Accessing the Collective Through Creation

While reading a book centered on the rebuilding of a society after a great tragedy, one of the characters emphasizes the importance of injecting art and creation back into the world. In a separate interview, the interviewee notes that regardless of the perceived state of the world, creation persists, and with it, the beauty of what it means to exist. Despite the inherent tragedies of being human, there remains this refuge of creation.

I have been so deeply entrenched in an entirely different area of philosophy that I didn’t notice this idea seeping in through the cracks, and yet, finally, I feel inspired to write again.

This led me to consider what it is to create and what it is to experience creation. Art, in all its forms, becomes a throughway to access the Collective. We become so engulfed in the monotony of our day-to-day lives, the horror of the news, the anxiety of our careers, and the exhaustion of our responsibilities. What, then, has the ability to break through the never-ending reel? A song you listen to on the train into the city. The beauty of a film you watch on the couch after a long day. A painting you pass by in a coffee shop. The way a book can pull you into another thread of existence altogether. These moments are often small and almost incidental, yet they land with surprising weight. The emotions tied to those experiences are precisely where I find the inspiration for new inquiry and discovery regarding the Collective Consciousness.

Music and film have always been integral to my relationship with philosophy, and more specifically, to my curiosity around the implications and meaning behind consciousness. I could create a list of countless films that have changed the way I understand existence, and I simply cannot write without music creating a room for me to slip into when I need to scratch the itch of my unrelenting mind. This sensitivity, I suspect, is tied to the gift of frisson. The French term describes a surge of emotion in response to aesthetic stimuli, music, art, film, and literature, often marked by chills or a tingling sensation. I have always been “a crier,” but almost exclusively in response to art, rarely in response to my own life. I am easily overtaken by chills or tears through art, and I have come to see this not as excess, but as a signal. Those who experience this tether may simply be more attuned to the collective, their internal radios tuned to the same frequency.
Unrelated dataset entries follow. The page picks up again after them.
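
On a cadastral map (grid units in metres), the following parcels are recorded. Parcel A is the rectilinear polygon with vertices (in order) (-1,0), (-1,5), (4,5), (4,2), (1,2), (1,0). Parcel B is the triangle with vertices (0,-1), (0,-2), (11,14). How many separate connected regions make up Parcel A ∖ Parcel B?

2

Parcel A ∖ Parcel B splits into 2 disjoint pieces (area 16.7424, area 1.1364).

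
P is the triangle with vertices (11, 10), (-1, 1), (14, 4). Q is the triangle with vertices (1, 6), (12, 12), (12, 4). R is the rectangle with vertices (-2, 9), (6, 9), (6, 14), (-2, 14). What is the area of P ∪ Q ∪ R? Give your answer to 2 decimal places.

By inclusion–exclusion:
Individual areas: |P| = 49.5, |Q| = 44, |R| = 40.
|P∩Q| = 23.0732.
|P∩R| = 0.
|Q∩R| = 0.
|P∩Q∩R| = 0.
|P ∪ Q ∪ R| = 133.5 − 23.0732 + 0 = 110.43.

110.43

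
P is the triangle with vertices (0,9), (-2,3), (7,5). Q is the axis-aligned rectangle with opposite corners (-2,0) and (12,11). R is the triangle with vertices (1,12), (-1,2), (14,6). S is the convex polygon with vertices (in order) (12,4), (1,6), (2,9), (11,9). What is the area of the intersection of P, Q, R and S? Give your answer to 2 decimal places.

The intersection is the polygon with vertices (6.775,4.95), (1,6), (1.68,8.04), (7,5).
By the shoelace formula its area is 6.72.

6.72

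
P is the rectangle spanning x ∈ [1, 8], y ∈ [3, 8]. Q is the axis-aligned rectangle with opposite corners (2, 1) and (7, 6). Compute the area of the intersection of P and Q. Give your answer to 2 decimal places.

|P∩Q|: x∈[2,7], y∈[3,6] → 5·3 = 15.

15.00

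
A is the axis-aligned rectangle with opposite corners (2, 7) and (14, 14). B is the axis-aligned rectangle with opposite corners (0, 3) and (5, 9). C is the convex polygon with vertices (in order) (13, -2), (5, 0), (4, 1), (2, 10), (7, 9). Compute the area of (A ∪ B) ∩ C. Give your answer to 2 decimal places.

The region (A ∪ B) ∩ C is the polygon with vertices (5,7), (5,3), (3.556,3), (2,10), (7,9), (8.091,7).
By the shoelace formula its area is 20.15.

20.15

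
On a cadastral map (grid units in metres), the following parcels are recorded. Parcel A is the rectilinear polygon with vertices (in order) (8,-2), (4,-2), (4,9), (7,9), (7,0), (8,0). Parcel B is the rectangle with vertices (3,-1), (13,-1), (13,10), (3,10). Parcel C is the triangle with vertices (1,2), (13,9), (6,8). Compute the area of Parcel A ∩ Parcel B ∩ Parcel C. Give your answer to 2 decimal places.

The intersection is the polygon with vertices (7,5.5), (4,3.75), (4,5.6), (6,8), (7,8.143).
By the shoelace formula its area is 7.80.

7.80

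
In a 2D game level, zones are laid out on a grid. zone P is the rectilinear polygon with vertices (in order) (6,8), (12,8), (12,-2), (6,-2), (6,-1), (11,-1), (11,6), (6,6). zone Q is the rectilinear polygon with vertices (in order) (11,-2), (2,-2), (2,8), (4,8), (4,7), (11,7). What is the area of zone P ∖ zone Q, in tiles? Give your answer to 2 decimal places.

|zone P| = 25, |zone P∩zone Q| = 10.
|zone P ∖ zone Q| = |zone P| − |zone P∩zone Q| = 25 − 10 = 15.00.

15.00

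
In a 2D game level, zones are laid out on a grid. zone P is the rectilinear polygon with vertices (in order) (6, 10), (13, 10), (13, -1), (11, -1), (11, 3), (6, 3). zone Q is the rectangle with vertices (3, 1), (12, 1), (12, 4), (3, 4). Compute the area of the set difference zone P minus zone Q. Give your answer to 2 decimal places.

49.00

|zone P| = 57, |zone P∩zone Q| = 8.
|zone P ∖ zone Q| = |zone P| − |zone P∩zone Q| = 57 − 8 = 49.00.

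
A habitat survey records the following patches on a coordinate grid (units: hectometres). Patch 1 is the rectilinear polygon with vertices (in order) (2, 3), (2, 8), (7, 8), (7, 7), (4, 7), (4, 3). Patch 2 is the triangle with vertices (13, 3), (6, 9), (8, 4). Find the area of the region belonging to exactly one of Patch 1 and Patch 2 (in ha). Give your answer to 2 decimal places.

23.70

|Patch 1| = 13, |Patch 2| = 11.5, |Patch 1∩Patch 2| = 0.4.
|Patch 1 △ Patch 2| = |Patch 1| + |Patch 2| − 2·|Patch 1∩Patch 2| = 13 + 11.5 − 0.8 = 23.70.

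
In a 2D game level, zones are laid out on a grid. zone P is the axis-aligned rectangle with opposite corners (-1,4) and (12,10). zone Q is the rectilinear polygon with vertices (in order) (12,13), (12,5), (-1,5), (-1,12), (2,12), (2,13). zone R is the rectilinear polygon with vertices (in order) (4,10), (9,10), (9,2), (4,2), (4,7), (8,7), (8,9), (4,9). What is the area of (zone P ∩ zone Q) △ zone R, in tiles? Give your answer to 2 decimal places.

|zone P ∩ zone Q| = 65.
|(zone P ∩ zone Q) ∩ zone R| = 17.
|(zone P ∩ zone Q) △ zone R| = 65 + 32 − 34 = 63.00.

63.00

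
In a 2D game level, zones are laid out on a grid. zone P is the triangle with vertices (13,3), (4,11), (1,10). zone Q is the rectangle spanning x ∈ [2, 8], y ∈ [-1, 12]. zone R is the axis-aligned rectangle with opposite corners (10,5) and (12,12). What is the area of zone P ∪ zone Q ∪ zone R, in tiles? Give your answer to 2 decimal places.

96.03

By inclusion–exclusion:
Individual areas: |zone P| = 16.5, |zone Q| = 78, |zone R| = 14.
|zone P∩zone Q| = 12.2222.
|zone P∩zone R| = 0.25.
|zone Q∩zone R| = 0 (no overlap).
|zone P∩zone Q∩zone R| = 0.
|zone P ∪ zone Q ∪ zone R| = 108.5 − 12.4722 + 0 = 96.03.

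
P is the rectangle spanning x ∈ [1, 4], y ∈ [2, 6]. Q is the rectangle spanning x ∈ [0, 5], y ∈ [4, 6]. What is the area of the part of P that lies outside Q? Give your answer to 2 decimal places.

6.00

|P∩Q|: x∈[1,4], y∈[4,6] → 3·2 = 6.
|P| = 12.
|P ∖ Q| = |P| − |P∩Q| = 12 − 6 = 6.00.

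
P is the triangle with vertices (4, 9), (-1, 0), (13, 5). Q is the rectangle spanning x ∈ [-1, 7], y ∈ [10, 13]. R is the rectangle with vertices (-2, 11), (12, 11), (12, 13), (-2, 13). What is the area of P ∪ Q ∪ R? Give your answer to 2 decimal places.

86.50

By inclusion–exclusion:
Individual areas: |P| = 50.5, |Q| = 24, |R| = 28.
|P∩Q| = 0.
|P∩R| = 0.
|Q∩R|: x∈[-1,7], y∈[11,13] → 8·2 = 16.
|P∩Q∩R| = 0.
|P ∪ Q ∪ R| = 102.5 − 16 + 0 = 86.50.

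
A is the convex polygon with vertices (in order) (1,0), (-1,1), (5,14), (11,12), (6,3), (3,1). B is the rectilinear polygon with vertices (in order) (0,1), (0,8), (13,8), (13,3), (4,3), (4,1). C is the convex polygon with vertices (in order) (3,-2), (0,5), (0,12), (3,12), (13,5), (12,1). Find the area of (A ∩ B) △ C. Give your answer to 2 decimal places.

84.89

|A ∩ B| = 39.2201.
|(A ∩ B) ∩ C| = 36.164.
|(A ∩ B) △ C| = 39.2201 + 118 − 72.3279 = 84.89.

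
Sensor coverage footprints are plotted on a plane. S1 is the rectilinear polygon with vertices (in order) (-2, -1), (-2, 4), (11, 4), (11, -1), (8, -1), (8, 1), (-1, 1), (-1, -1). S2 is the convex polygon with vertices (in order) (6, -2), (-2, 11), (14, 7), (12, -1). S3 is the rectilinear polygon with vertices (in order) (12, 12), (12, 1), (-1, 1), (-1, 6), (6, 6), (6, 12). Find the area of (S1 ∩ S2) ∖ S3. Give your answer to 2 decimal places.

|S1 ∩ S2| = 29.3077.
|(S1 ∩ S2) ∩ S3| = 23.3077.
|(S1 ∩ S2) ∖ S3| = 29.3077 − 23.3077 = 6.00.

6.00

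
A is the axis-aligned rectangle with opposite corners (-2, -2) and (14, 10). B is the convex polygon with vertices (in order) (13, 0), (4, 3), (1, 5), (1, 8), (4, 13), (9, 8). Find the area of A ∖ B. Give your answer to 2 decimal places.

124.70

|A| = 192, |A∩B| = 67.3.
|A ∖ B| = |A| − |A∩B| = 192 − 67.3 = 124.70.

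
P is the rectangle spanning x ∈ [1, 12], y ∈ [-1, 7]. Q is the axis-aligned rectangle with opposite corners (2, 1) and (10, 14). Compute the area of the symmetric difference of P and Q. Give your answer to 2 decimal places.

|P∩Q|: x∈[2,10], y∈[1,7] → 8·6 = 48.
|P △ Q| = |P| + |Q| − 2·|P∩Q| = 88 + 104 − 96 = 96.00.

96.00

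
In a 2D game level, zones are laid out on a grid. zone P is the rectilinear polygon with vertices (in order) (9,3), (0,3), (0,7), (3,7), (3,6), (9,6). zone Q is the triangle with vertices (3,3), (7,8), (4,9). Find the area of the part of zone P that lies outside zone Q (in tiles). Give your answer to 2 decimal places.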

If the ability to perceive art in a way that evokes a reaction or a connection to the depths of consciousness points to a deeper intuition of the collective, then what does it mean to be able to create that? To possess the ability to build a bridge that connects human minds to something fundamental to being human, and to our ongoing effort to understand the nature and purpose of our existence. An artist reaches into the collective and shapes an experience from that ancient knowledge. In doing so, they are given the remarkable power to inflict an emotion or line of thought upon other human beings without ever speaking to them directly. It is a form of communication that bypasses explanation entirely, and that is truly profound.

The effects of experiencing art rarely leave me quickly. A line of poetry or a particular depiction of love in a film or book can occupy my mind for months, sometimes years. That obsession burrows in my mind, pressing against the ever-demanding forces of curiosity and intuition, and what emerges are fragments of puzzle pieces that refuse to settle. From them comes greater wisdom, deeper empathy, and new ways of thinking about consciousness, about our experience of time, about what it means to age, to grow, to absorb, all from an encounter with art.

How else does one ever begin to wake up to the depth of consciousness if not through art? Interaction with the arts is what cracks us open for the first time, allowing the wonder of our experiences to seep in and alter the perception of our lives.

Each encounter with art does not end at the moment of observation. The meaning of a work is shaped in the space between what is created and what is received. When an individual is moved by an encounter with art, they carry that experience forward into their thoughts, their language, their relationships, and their decisions. In this way, art does not simply reflect the collective, it reshapes it. The collective evolves not through singular moments, but through the accumulation of these experiences.

Because of this, I find that both the character in the book and the interviewee were correct in emphasizing the importance of art. To cultivate a meaningful existence and to reshape our consciousness, we must continue to create and to absorb creation.